The legislation dubbed the Fairness in Orphan Drug Exclusivity Act, indicates that the designation and exclusivity will be designated only if a drug developer can prove that it will not likely recover costs of developing and distributing the medication within the U.S. after the first 12 years of commercial availability. The requirement shall also apply retroactively to an orphan drug that was granted such an exclusivity period before this bill’s enactment.
“When deciding whether an orphan drug meets this requirement, the FDA shall consider the sales of all drugs from the sponsor that are covered by the same orphan drug designation,” the legislation reads.
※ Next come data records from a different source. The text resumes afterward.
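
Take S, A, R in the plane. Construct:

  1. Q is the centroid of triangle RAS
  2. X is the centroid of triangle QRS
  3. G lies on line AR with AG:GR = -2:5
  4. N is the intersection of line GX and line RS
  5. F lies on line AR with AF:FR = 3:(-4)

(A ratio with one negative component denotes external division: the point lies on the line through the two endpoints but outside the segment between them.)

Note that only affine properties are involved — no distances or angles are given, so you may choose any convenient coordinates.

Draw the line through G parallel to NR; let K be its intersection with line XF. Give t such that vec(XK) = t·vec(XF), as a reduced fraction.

t = 2/5

Choose coordinates S = (0, 0), A = (1, 0), R = (0, 1).
1. Q is the centroid of triangle RAS ⇒ Q = (1/3, 1/3)
2. X is the centroid of triangle QRS ⇒ X = (1/9, 4/9)
3. G lies on line AR with AG:GR = -2:5 ⇒ G = (5/3, -2/3)
4. N is the intersection of line GX and line RS ⇒ N = (0, 11/21)
5. F lies on line AR with AF:FR = 3:(-4) ⇒ F = (4, -3)
through G parallel to NR: direction (0, 10/21); meets XF at K = (5/3, -14/15)
K = X + t·(F−X) with t = 2/5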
While Orphan Drug designation is discussed in the halls of Congress, an international consortium has formed the World Orphan Drug Alliance (WODA), which was formed to “provide comprehensive support to pharmaceutical and biotech companies with rare diseases, oncology and highly specialized therapeutics portfolio, starting from named patient programs through to full commercialization.”
WODA covers 68 countries across Asia, Africa, Latin America, parts of Europe and Switzerland. The organization aims to provide all necessary services to ensure orphan drugs reach patients in need throughout these areas.
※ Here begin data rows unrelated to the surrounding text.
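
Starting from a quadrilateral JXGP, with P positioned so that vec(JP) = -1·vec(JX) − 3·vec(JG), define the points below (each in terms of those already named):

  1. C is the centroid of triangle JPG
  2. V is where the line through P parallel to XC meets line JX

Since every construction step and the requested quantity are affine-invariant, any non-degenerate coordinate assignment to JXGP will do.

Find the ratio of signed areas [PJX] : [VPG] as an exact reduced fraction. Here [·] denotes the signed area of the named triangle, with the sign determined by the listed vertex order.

[PJX]:[VPG] = 1/7

Set J = (0, 0), X = (1, 0), G = (0, 1), P = (-1, -3); any affine frame gives the same invariant.
1. C is the centroid of triangle JPG ⇒ C = (-1/3, -2/3)
2. V is where the line through P parallel to XC meets line JX ⇒ V = (5, 0)
2·[PJX] = -3, 2·[VPG] = -21
[PJX]:[VPG] = -3:-21 = 1/7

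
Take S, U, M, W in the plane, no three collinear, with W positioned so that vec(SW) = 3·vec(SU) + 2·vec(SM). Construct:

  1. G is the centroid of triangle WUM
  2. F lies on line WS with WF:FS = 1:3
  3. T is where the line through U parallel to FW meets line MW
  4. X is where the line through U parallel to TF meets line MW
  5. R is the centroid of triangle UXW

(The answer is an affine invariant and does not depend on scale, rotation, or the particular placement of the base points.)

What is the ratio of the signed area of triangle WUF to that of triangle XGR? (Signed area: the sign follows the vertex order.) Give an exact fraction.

Work in coordinates with S = (0, 0), U = (1, 0), M = (0, 1), W = (3, 2).
1. G is the centroid of triangle WUM ⇒ G = (4/3, 1)
2. F lies on line WS with WF:FS = 1:3 ⇒ F = (9/4, 3/2)
3. T is where the line through U parallel to FW meets line MW ⇒ T = (5, 8/3)
4. X is where the line through U parallel to TF meets line MW ⇒ X = (47/3, 56/9)
5. R is the centroid of triangle UXW ⇒ R = (59/9, 74/27)
2·[WUF] = -1/2, 2·[XGR] = 188/81
[WUF]:[XGR] = -1/2:188/81 = -81/376

[WUF]:[XGR] = -81/376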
“WODA focuses on the markets that are complex and often overlooked by big pharmaceutical and biotech companies. However, WODA territories provide both a pool of patients in need and potential funding opportunities for rare and specialized diseases. There are potentially more than 64 million rare disease patients in the WODA regions,” Martina Perharič, chief executive officer of Slovenia-based Medis, a medical marketing company that is part of WODA said in a statement.